Welcome back! Last week we shared some bird language stories about the shapes of alarm.
Hopefully you had a chance to get out for a bit and start listening for the “broad strokes” of bird language – noting the areas on the landscape full of song; any quiet areas; and any areas with sentinel behaviors or repetitive call notes (possible alarms).
Mapping as a Routine to Deep Connection
Sometimes the actual mapping process can teach you the most about what you experience in the field. The act of mapping helps you see the landscape from a larger perspective. A deeper story about what happened may emerge for you through the map as you recall the sequence and location of events.
At the annual California Bird Language Intensive, we work with this mapping and diagramming approach to unlock the ‘secrets of bird language.’
Participants engage in a group bird sit, debrief process, and group mapping each day. This group debrief methodology is shared in detail on the Bird Language with Jon Young DVD. You can also experience this process at a Bird Language Leaders event. Check the calendar to see what’s happening in your area.
Working with a group can really speed your learning process – it helps to have more eyes and ears on the landscape! Still, there is a lot you can pick up on your own, especially if you get out regularly to the same place.
Adopt a Place on the Landscape to Observe
If you end up sitting a lot in the same place each week, over time you will really start to get a sense of the patterns that occur there.

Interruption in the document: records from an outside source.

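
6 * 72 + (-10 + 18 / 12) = 423.50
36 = 36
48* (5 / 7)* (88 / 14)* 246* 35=12988800 / 7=1855542.86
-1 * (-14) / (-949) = -14 / 949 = -0.01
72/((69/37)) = 888/23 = 38.61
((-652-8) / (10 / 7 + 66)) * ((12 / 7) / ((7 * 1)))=-990 / 413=-2.40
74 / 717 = 0.10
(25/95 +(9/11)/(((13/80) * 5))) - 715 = -1939204/2717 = -713.73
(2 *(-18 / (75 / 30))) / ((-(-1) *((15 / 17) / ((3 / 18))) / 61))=-4148 / 25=-165.92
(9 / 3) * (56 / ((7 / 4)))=96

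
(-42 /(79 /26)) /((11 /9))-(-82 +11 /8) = 481881 /6952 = 69.32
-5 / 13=-0.38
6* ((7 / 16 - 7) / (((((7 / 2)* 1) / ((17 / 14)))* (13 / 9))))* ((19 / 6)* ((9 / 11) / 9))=-43605 / 16016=-2.72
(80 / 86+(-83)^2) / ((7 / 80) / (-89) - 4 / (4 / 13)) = -2109421040 / 3980381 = -529.95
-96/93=-32/31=-1.03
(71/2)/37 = 0.96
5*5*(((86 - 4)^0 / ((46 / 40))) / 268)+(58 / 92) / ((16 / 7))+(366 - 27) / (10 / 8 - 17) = -21919403 / 1035552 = -21.17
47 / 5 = 9.40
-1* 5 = -5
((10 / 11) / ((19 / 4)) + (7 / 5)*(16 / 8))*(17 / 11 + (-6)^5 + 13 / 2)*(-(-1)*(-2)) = 106843554 / 2299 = 46473.93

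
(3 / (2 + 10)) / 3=1 / 12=0.08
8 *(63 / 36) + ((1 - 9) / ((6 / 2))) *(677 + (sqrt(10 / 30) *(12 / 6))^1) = -5374 / 3 - 16 *sqrt(3) / 9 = -1794.41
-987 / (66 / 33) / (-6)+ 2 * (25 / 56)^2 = 82.65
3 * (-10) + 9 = -21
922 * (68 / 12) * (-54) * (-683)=192696156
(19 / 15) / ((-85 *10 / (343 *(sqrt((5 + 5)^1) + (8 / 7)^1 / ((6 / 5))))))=-6517 *sqrt(10) / 12750 - 1862 / 3825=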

You will start to develop some really deep questions about the landscape.
You might start to hear the same bird alarm sequence every morning, around the same time in the same thicket:
…A junco hooks up to chest height, and starts giving its short soft alarm note, and then a few seconds later, further down the thicket, a song sparrow hooks up to the same height and gives a short alarm.
By hearing and seeing this sequence over and over, you might start to wonder if something is moving through the thicket every morning. If you ever crawl into the thicket, just out of sight, you just might find what trackers call an “animal run,” a path in the soil worn smooth by the repetitive, routine passage of animal feet.
Tracking is the Other Half of Bird Language
Perhaps on this well-worn animal run, you’ll find a scat (animal dropping) filled with raspberry seeds or rabbit fur, or even find a clear dog-like track with four toes and sharp thin claw marks. Who left the tracks?
Suddenly the other half of learning bird language, wildlife tracking, begins to awaken in one’s curiosity.
What animal could fit through the tiny opening in the thicket? Was it a fox? Where did it go to catch the rabbit? Could I see this animal?
These kinds of questions start to emerge.
Through these kinds of clues and questions, you will start to get a sense of who is living in the neighborhood. By honing your tracking skills, you can start to deduce who might be causing some of the bird language events in your area.
The book Animal Tracking Basics by Jon Young and Tiffany Morgan outlines some very effective routines that will help expand your tracking abilities. Just as the journey of learning bird language can benefit from practicing a set of “core routines”, so does the art of tracking.
The methods in that book, in conjunction with a good field guide to animal tracks, will give you some strong foundations in the art of tracking. Such a study will add many new layers to your bird language experiences.
Paul Rezendes’ Tracking and the Art of Seeing is a very accessible identification guide for beginners; Mark Elbroch’s Mammal Tracks & Sign: A Guide to North Amercian Species is the most comprehensive for identification purposes; James Lowery’s The Tracker’s Field Guide contains helpful behavior and track interpretation information.
Adventure of the Week:
This week, get out and look for tracks and other signs of wildlife in your favorite bird language observation and bird-watching area. Footprints, scratch marks on trees, scats, worn-in runways, and feeding signs are all waiting for your discovery. Such things can even be found in the heart of the city!
Footprints often are found in pockets of dust along trails, or in places where silt is washed out, or even where animal has stepped from mud onto concrete. Creek-sides are excellent places to look. The sharp hoof prints of deer can even be felt with your hand by pressing under the fallen leaves along forest trails.
Do This:
-Find some clear mammal tracks in a good substrate. Practice drawing tracks in your field journal. Note the number of toes, the presence or absence of claw marks, and the length and width of the tracks. All of these pieces of information can help you when using a tracking field guide for identification.
-Observe your birding area for animal “runs”, worn in pathways that are used repeatedly by different animals. Make a general map of any runs or other signs that you find. This will come in handy as a reference for when you hear bird alarm sequences in the field.
Resources:
Animal Tracking Basics. Jon Young and Tiffany Morgan. Stackpole Books, 2007.
Bird Language with Jon Young. DVD. Village Video and OWLink Media, 2011.
Mammal Tracks & Sign: A Guide to North American Species. Mark Elbroch. Stackpole Books, 2003.
The Tracker’s Field Guide. James Lowery. A Falcon Guide, Globe Pequot Press, 2006.
Tracking and the Art of Seeing. Paul Rezendes.